We stayed in the community center, built a few years ago by members of our team, and were hosted by the most beautiful local woman, who we affectionately called Didi, which means "big sister" in Nepali. She cooked us two meals a day - daal bhat for lunch and daal bhat for dinner. Daal, which means "beans", and bhat, which means "rice", was a plate of white rice and a bowl of bean soup. You pour the soup over the rice and eat it with your hand. The first time I tried it, I think most of the daal bhat landed in my lap, not in my mouth. It's definitely an art, and I am proud to say that by the end of my two month trip in Asia, I had it mastered. In the early morning, and in the afternoon, she would serve us hot tea. Even though it was over 100 degrees outside, we would never pass up a cup of Didi's tea. I still crave it, hot and milky and so spicy.

This was the most simple village that we were at. There was limited electricity and I went a whole week without showering (thank God for baby wipes and lots of deodorant). We slept in bunks underneath mosquito nets, and here's the best part - no toilets. We used a "squatty potty", which was a hole in the ground, with ridges to put your feet in, and a bucket of water nearby to "flush" with. The people don't use toilet paper (that's what your left hand is for!) but we brought some to spoil ourselves. It's really not as bad as it seems, but it did make me gain an appreciation for Western toilets.

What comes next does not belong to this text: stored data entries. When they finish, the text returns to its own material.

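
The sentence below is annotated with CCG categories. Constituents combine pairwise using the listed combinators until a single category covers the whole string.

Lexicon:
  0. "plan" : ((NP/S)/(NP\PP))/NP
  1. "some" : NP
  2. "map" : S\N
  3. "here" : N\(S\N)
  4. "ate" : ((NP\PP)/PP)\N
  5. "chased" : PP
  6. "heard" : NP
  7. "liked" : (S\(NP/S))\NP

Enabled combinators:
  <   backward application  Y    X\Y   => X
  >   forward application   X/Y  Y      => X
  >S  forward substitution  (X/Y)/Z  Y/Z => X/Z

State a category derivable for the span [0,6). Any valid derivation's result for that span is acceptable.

[0,8] S   <
  [0,6] NP/S   >
    [0,2] (NP/S)/(NP\PP)   >
      [0,1] "plan" : ((NP/S)/(NP\PP))/NP
      [1,2] "some" : NP
    [2,6] NP\PP   >
      [2,5] (NP\PP)/PP   <
        [2,4] N   <
          [2,3] "map" : S\N
          [3,4] "here" : N\(S\N)
        [4,5] "ate" : ((NP\PP)/PP)\N
      [5,6] "chased" : PP
  [6,8] S\(NP/S)   <
    [6,7] "heard" : NP
    [7,8] "liked" : (S\(NP/S))\NP

NP/S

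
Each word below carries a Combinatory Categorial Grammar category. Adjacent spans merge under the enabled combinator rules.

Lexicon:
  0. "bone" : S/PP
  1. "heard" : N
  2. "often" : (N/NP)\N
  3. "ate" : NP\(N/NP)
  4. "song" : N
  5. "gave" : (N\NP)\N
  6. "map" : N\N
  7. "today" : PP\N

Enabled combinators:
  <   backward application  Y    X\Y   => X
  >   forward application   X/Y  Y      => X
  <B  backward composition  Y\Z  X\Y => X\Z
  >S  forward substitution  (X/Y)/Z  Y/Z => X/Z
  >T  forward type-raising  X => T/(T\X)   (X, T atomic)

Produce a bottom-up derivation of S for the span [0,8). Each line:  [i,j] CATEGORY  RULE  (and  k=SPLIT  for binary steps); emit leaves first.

[0,1] S/PP  lex  "bone"
[1,2] N  lex  "heard"
[2,3] (N/NP)\N  lex  "often"
[3,4] NP\(N/NP)  lex  "ate"
[2,4] NP\N  <B  k=3
[1,4] NP  <  k=2
[4,5] N  lex  "song"
[5,6] (N\NP)\N  lex  "gave"
[4,6] N\NP  <  k=5
[1,6] N  <  k=4
[6,7] N\N  lex  "map"
[7,8] PP\N  lex  "today"
[6,8] PP\N  <B  k=7
[1,8] PP  <  k=6
[0,8] S  >  k=1

[0,8] S   >
  [0,1] "bone" : S/PP
  [1,8] PP   <
    [1,6] N   <
      [1,4] NP   <
        [1,2] "heard" : N
        [2,4] NP\N   <B
          [2,3] "often" : (N/NP)\N
          [3,4] "ate" : NP\(N/NP)
      [4,6] N\NP   <
        [4,5] "song" : N
        [5,6] "gave" : (N\NP)\N
    [6,8] PP\N   <B
      [6,7] "map" : N\N
      [7,8] "today" : PP\N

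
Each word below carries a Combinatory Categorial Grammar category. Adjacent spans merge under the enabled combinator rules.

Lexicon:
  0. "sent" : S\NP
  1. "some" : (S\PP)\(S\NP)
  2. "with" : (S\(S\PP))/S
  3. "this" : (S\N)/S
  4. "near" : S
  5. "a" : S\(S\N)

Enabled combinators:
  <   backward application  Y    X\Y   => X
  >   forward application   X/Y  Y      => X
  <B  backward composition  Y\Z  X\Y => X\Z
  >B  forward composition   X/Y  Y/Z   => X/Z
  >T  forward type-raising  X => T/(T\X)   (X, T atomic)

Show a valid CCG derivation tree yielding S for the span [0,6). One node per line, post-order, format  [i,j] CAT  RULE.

[0,6] S   <
  [0,2] S\PP   <
    [0,1] "sent" : S\NP
    [1,2] "some" : (S\PP)\(S\NP)
  [2,6] S\(S\PP)   >
    [2,3] "with" : (S\(S\PP))/S
    [3,6] S   <
      [3,5] S\N   >
        [3,4] "this" : (S\N)/S
        [4,5] "near" : S
      [5,6] "a" : S\(S\N)

[0,1] S\NP  lex  "sent"
[1,2] (S\PP)\(S\NP)  lex  "some"
[0,2] S\PP  <  k=1
[2,3] (S\(S\PP))/S  lex  "with"
[3,4] (S\N)/S  lex  "this"
[4,5] S  lex  "near"
[3,5] S\N  >  k=4
[5,6] S\(S\N)  lex  "a"
[3,6] S  <  k=5
[2,6] S\(S\PP)  >  k=3
[0,6] S  <  k=2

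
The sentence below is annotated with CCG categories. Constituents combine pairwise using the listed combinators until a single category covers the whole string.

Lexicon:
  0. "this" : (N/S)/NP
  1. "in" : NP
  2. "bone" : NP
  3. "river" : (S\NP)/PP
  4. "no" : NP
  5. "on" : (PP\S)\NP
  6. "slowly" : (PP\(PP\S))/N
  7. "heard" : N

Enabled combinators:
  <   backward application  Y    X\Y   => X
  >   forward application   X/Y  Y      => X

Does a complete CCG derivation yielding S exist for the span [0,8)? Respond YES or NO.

(N/S)/NP NP NP (S\NP)/PP NP (PP\S)\NP (PP\(PP\S))/N N
CKY chart[0,8] = {N}; S ∉ chart

NO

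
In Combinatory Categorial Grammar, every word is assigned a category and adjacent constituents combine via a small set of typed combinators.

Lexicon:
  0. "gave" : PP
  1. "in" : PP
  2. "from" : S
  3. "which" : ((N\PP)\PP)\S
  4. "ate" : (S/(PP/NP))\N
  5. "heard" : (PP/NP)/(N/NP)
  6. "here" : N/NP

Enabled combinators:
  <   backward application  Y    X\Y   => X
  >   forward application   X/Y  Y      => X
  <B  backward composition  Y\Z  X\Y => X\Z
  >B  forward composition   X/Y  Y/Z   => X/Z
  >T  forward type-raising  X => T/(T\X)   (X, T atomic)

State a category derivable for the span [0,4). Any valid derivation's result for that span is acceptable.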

The people here were such hard workers. They were awake early - I saw them up by 4am every day and went to bed late - after dinner, which was usually at 8pm if not later. I often saw women carrying heavy containers of water in baskets which were secured around the head. Inspired by the work ethic we saw all around us, the team and I carried firewood up a hill to bless the widows of the town. I was way too weak to carry a whole bundle, so I picked up the stray pieces of wood that fell out of the other bundles. Even just carrying a stack in my arms was such hard work. Blame it on the altitude or the hot weather, but I give major kudos to all those who live and work in Dadhuwa.

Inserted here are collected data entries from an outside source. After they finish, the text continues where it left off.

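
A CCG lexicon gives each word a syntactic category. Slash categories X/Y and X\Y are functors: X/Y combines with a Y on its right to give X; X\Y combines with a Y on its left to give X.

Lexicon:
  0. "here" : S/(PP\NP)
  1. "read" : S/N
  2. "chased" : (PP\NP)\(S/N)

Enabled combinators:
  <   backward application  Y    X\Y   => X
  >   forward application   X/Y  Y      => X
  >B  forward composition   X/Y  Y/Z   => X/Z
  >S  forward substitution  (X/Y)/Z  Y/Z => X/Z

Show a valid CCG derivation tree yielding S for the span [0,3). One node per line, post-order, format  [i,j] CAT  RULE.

[0,3] S   >
  [0,1] "here" : S/(PP\NP)
  [1,3] PP\NP   <
    [1,2] "read" : S/N
    [2,3] "chased" : (PP\NP)\(S/N)

[0,1] S/(PP\NP)  lex  "here"
[1,2] S/N  lex  "read"
[2,3] (PP\NP)\(S/N)  lex  "chased"
[1,3] PP\NP  <  k=2
[0,3] S  >  k=1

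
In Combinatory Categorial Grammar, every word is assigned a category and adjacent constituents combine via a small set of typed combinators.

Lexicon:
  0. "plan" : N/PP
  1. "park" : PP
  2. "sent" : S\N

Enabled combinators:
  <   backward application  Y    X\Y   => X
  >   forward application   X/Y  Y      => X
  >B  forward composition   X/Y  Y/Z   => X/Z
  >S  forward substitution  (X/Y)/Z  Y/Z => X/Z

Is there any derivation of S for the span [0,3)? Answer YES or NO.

[0,3] S   <
  [0,2] N   >
    [0,1] "plan" : N/PP
    [1,2] "park" : PP
  [2,3] "sent" : S\N

YES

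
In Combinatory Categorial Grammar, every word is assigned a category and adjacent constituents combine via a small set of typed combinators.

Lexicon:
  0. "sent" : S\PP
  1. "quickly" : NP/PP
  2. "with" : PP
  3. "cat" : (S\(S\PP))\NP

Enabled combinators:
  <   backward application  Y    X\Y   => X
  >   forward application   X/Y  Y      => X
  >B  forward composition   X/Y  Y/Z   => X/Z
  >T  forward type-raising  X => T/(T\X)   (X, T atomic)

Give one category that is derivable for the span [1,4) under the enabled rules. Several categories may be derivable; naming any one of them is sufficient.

S\(S\PP)

[0,4] S   <
  [0,1] "sent" : S\PP
  [1,4] S\(S\PP)   <
    [1,3] NP   >
      [1,2] "quickly" : NP/PP
      [2,3] "with" : PP
    [3,4] "cat" : (S\(S\PP))\NP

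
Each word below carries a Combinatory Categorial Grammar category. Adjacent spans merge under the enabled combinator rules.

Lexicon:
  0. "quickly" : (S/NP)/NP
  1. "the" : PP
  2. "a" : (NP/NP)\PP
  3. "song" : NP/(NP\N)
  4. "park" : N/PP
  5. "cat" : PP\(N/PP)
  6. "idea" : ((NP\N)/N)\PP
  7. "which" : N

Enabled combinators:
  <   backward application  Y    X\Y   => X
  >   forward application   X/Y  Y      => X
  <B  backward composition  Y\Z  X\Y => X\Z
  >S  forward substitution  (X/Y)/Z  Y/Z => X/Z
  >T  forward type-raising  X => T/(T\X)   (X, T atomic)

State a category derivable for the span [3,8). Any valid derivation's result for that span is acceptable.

NP

[0,8] S   >
  [0,3] S/NP   >S
    [0,1] "quickly" : (S/NP)/NP
    [1,3] NP/NP   <
      [1,2] "the" : PP
      [2,3] "a" : (NP/NP)\PP
  [3,8] NP   >
    [3,4] "song" : NP/(NP\N)
    [4,8] NP\N   >
      [4,7] (NP\N)/N   <
        [4,6] PP   <
          [4,5] "park" : N/PP
          [5,6] "cat" : PP\(N/PP)
        [6,7] "idea" : ((NP\N)/N)\PP
      [7,8] "which" : N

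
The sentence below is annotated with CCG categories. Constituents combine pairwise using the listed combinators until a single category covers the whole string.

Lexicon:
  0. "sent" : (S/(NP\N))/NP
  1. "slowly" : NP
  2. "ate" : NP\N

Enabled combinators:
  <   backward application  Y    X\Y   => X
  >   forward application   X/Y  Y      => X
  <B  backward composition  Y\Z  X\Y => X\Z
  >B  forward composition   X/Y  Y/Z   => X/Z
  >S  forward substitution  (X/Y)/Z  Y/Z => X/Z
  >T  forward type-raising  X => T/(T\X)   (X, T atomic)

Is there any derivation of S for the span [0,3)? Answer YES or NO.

YES

[0,3] S   >
  [0,2] S/(NP\N)   >
    [0,1] "sent" : (S/(NP\N))/NP
    [1,2] "slowly" : NP
  [2,3] "ate" : NP\N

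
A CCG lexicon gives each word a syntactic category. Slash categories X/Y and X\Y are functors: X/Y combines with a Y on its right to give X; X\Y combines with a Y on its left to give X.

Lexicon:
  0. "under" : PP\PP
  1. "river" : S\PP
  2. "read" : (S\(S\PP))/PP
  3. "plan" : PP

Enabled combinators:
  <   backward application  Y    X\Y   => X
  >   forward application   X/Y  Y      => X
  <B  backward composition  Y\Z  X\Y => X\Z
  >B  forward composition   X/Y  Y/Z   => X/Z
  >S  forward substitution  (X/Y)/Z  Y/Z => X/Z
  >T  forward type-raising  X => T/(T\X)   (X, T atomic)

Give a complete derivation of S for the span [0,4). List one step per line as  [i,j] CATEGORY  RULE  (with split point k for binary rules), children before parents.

[0,1] PP\PP  lex  "under"
[1,2] S\PP  lex  "river"
[0,2] S\PP  <B  k=1
[2,3] (S\(S\PP))/PP  lex  "read"
[3,4] PP  lex  "plan"
[2,4] S\(S\PP)  >  k=3
[0,4] S  <  k=2

[0,4] S   <
  [0,2] S\PP   <B
    [0,1] "under" : PP\PP
    [1,2] "river" : S\PP
  [2,4] S\(S\PP)   >
    [2,3] "read" : (S\(S\PP))/PP
    [3,4] "plan" : PP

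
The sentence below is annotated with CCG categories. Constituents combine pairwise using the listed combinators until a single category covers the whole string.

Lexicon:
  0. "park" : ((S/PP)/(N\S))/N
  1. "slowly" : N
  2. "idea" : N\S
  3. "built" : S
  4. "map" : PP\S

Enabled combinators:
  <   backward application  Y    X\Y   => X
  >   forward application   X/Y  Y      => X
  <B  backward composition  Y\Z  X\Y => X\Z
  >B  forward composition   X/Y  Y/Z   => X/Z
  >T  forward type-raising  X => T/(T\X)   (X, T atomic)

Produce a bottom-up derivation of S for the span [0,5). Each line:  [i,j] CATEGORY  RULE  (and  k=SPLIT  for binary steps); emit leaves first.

[0,1] ((S/PP)/(N\S))/N  lex  "park"
[1,2] N  lex  "slowly"
[0,2] (S/PP)/(N\S)  >  k=1
[2,3] N\S  lex  "idea"
[0,3] S/PP  >  k=2
[3,4] S  lex  "built"
[3,4] PP/(PP\S)  >T
[4,5] PP\S  lex  "map"
[3,5] PP  >  k=4
[0,5] S  >  k=3

[0,5] S   >
  [0,3] S/PP   >
    [0,2] (S/PP)/(N\S)   >
      [0,1] "park" : ((S/PP)/(N\S))/N
      [1,2] "slowly" : N
    [2,3] "idea" : N\S
  [3,5] PP   >
    [3,4] PP/(PP\S)   >T
      [3,4] "built" : S
    [4,5] "map" : PP\S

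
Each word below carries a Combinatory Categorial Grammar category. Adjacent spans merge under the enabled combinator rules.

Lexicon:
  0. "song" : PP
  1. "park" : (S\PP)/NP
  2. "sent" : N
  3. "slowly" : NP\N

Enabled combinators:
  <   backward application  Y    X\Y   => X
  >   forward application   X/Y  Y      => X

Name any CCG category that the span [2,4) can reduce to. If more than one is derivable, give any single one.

NP

[0,4] S   <
  [0,1] "song" : PP
  [1,4] S\PP   >
    [1,2] "park" : (S\PP)/NP
    [2,4] NP   <
      [2,3] "sent" : N
      [3,4] "slowly" : NP\N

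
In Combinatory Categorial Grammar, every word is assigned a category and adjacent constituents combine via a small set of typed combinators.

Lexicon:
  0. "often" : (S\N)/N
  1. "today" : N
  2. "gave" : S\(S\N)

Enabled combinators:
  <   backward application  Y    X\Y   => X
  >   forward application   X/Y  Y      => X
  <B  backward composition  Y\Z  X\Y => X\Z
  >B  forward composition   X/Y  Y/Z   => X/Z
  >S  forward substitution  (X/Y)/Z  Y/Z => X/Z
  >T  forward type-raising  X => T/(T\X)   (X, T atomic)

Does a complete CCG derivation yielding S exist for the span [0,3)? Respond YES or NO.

YES

[0,3] S   <
  [0,2] S\N   >
    [0,1] "often" : (S\N)/N
    [1,2] "today" : N
  [2,3] "gave" : S\(S\N)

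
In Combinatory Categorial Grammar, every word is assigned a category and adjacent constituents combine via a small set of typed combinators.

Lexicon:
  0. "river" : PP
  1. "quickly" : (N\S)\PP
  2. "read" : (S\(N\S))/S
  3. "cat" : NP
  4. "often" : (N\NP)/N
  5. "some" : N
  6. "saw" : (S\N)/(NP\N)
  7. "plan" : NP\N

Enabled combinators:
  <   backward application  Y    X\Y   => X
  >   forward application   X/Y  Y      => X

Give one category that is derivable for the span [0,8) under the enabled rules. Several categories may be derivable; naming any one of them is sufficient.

[0,8] S   <
  [0,2] N\S   <
    [0,1] "river" : PP
    [1,2] "quickly" : (N\S)\PP
  [2,8] S\(N\S)   >
    [2,3] "read" : (S\(N\S))/S
    [3,8] S   <
      [3,6] N   <
        [3,4] "cat" : NP
        [4,6] N\NP   >
          [4,5] "often" : (N\NP)/N
          [5,6] "some" : N
      [6,8] S\N   >
        [6,7] "saw" : (S\N)/(NP\N)
        [7,8] "plan" : NP\N

S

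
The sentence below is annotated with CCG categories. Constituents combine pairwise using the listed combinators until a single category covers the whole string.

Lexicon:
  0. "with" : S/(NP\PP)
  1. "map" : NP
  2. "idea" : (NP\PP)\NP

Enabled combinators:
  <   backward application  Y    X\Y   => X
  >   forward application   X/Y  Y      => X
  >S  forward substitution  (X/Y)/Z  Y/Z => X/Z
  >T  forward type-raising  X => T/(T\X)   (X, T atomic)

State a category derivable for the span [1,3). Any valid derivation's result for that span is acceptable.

NP\PP

[0,3] S   >
  [0,1] "with" : S/(NP\PP)
  [1,3] NP\PP   <
    [1,2] "map" : NP
    [2,3] "idea" : (NP\PP)\NP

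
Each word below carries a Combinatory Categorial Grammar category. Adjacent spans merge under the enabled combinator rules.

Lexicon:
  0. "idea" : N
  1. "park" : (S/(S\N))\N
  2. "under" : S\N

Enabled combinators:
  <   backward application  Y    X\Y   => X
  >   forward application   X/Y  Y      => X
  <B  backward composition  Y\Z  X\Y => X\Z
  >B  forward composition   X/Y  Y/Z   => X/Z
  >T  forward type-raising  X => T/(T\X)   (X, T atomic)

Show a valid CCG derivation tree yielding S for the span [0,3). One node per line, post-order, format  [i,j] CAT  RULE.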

The days were so hot. Even in the early mornings, sweat would be dripping down our arms as we prayed for a breeze. There was no relief. The nights were so cold, the coldest out of all the villages we stayed at (except for Jomsom - Jomsom wins for coldest, but that was thankfully only one night). We lived right across from a sheep pen, right next to chicken pens, and on the road where cattle and goats often were herded by. Needless to say, there was never a quiet moment. One afternoon, the sky went dark and we experienced the loudest thunderstorm. My roommate, who slept in the bunk directly beneath me, was shouting something, but I could not understand a single word. The rain on the tin roof, the thunder echoing through the village, the wind forcing the windows open with loud crashes, and the lightning lighting up the whole room. It was humbling and drew my thoughts to the Creator.

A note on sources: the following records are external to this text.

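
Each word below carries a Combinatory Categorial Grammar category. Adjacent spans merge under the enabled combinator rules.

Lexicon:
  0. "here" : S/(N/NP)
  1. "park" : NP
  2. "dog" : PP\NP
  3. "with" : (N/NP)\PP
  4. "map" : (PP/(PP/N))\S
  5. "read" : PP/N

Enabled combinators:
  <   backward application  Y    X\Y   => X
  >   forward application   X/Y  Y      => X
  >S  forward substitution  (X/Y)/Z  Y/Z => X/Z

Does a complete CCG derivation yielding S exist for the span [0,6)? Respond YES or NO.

S/(N/NP) NP PP\NP (N/NP)\PP (PP/(PP/N))\S PP/N
CKY chart[0,6] = {PP}; S ∉ chart

NO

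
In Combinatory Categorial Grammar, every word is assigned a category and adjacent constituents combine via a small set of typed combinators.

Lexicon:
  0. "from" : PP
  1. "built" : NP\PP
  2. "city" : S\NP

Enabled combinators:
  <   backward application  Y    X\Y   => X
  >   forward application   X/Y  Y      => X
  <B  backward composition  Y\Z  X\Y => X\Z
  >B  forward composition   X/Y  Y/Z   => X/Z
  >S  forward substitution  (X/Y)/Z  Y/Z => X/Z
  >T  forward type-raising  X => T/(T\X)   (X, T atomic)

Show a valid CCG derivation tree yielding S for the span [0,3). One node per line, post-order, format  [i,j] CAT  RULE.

[0,3] S   >
  [0,1] S/(S\PP)   >T
    [0,1] "from" : PP
  [1,3] S\PP   <B
    [1,2] "built" : NP\PP
    [2,3] "city" : S\NP

[0,1] PP  lex  "from"
[0,1] S/(S\PP)  >T
[1,2] NP\PP  lex  "built"
[2,3] S\NP  lex  "city"
[1,3] S\PP  <B  k=2
[0,3] S  >  k=1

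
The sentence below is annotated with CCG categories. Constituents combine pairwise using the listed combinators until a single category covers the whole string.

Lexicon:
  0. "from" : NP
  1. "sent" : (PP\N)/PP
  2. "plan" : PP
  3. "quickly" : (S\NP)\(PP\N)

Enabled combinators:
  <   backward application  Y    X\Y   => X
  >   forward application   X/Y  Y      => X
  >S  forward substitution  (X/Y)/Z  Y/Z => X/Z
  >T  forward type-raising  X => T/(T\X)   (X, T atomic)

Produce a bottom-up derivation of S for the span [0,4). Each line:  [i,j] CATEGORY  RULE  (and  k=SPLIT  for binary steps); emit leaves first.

[0,4] S   <
  [0,1] "from" : NP
  [1,4] S\NP   <
    [1,3] PP\N   >
      [1,2] "sent" : (PP\N)/PP
      [2,3] "plan" : PP
    [3,4] "quickly" : (S\NP)\(PP\N)

[0,1] NP  lex  "from"
[1,2] (PP\N)/PP  lex  "sent"
[2,3] PP  lex  "plan"
[1,3] PP\N  >  k=2
[3,4] (S\NP)\(PP\N)  lex  "quickly"
[1,4] S\NP  <  k=3
[0,4] S  <  k=1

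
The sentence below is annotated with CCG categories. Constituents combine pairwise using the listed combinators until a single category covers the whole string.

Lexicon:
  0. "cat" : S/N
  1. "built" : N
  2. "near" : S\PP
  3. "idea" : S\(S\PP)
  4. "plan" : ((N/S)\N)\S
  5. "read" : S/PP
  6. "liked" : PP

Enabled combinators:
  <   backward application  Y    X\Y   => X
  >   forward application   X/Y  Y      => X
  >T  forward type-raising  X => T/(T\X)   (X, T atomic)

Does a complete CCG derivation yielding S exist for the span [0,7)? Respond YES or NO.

[0,7] S   >
  [0,1] "cat" : S/N
  [1,7] N   >
    [1,5] N/S   <
      [1,2] "built" : N
      [2,5] (N/S)\N   <
        [2,4] S   <
          [2,3] "near" : S\PP
          [3,4] "idea" : S\(S\PP)
        [4,5] "plan" : ((N/S)\N)\S
    [5,7] S   >
      [5,6] "read" : S/PP
      [6,7] "liked" : PP

YES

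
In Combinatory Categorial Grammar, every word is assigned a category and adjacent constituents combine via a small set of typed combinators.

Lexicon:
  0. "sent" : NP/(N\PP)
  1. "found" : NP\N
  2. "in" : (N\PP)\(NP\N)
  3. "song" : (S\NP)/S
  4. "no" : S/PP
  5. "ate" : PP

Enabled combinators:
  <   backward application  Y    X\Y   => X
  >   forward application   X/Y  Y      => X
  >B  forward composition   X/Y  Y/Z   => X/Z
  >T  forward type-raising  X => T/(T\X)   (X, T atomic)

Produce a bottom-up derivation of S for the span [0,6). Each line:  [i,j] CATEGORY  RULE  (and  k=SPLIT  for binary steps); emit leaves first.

[0,6] S   <
  [0,3] NP   >
    [0,1] "sent" : NP/(N\PP)
    [1,3] N\PP   <
      [1,2] "found" : NP\N
      [2,3] "in" : (N\PP)\(NP\N)
  [3,6] S\NP   >
    [3,4] "song" : (S\NP)/S
    [4,6] S   >
      [4,5] "no" : S/PP
      [5,6] "ate" : PP

[0,1] NP/(N\PP)  lex  "sent"
[1,2] NP\N  lex  "found"
[2,3] (N\PP)\(NP\N)  lex  "in"
[1,3] N\PP  <  k=2
[0,3] NP  >  k=1
[3,4] (S\NP)/S  lex  "song"
[4,5] S/PP  lex  "no"
[5,6] PP  lex  "ate"
[4,6] S  >  k=5
[3,6] S\NP  >  k=4
[0,6] S  <  k=3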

I think most of my Nepal stories come from our stay in Dadhuwa. From Didi's famous tea to the struggles of the squatty potty to the children we fell in love with. I can't write a post about Dadhuwa without mentioning the beauty of it. There was the most spectacular view of the mountains, the brightest stars, and so many different types of trees that it made me want to take another biology class (hear that, Dr. Guevin? Teach me more about tree recognition!). I loved this week so much - the simplicity won me over.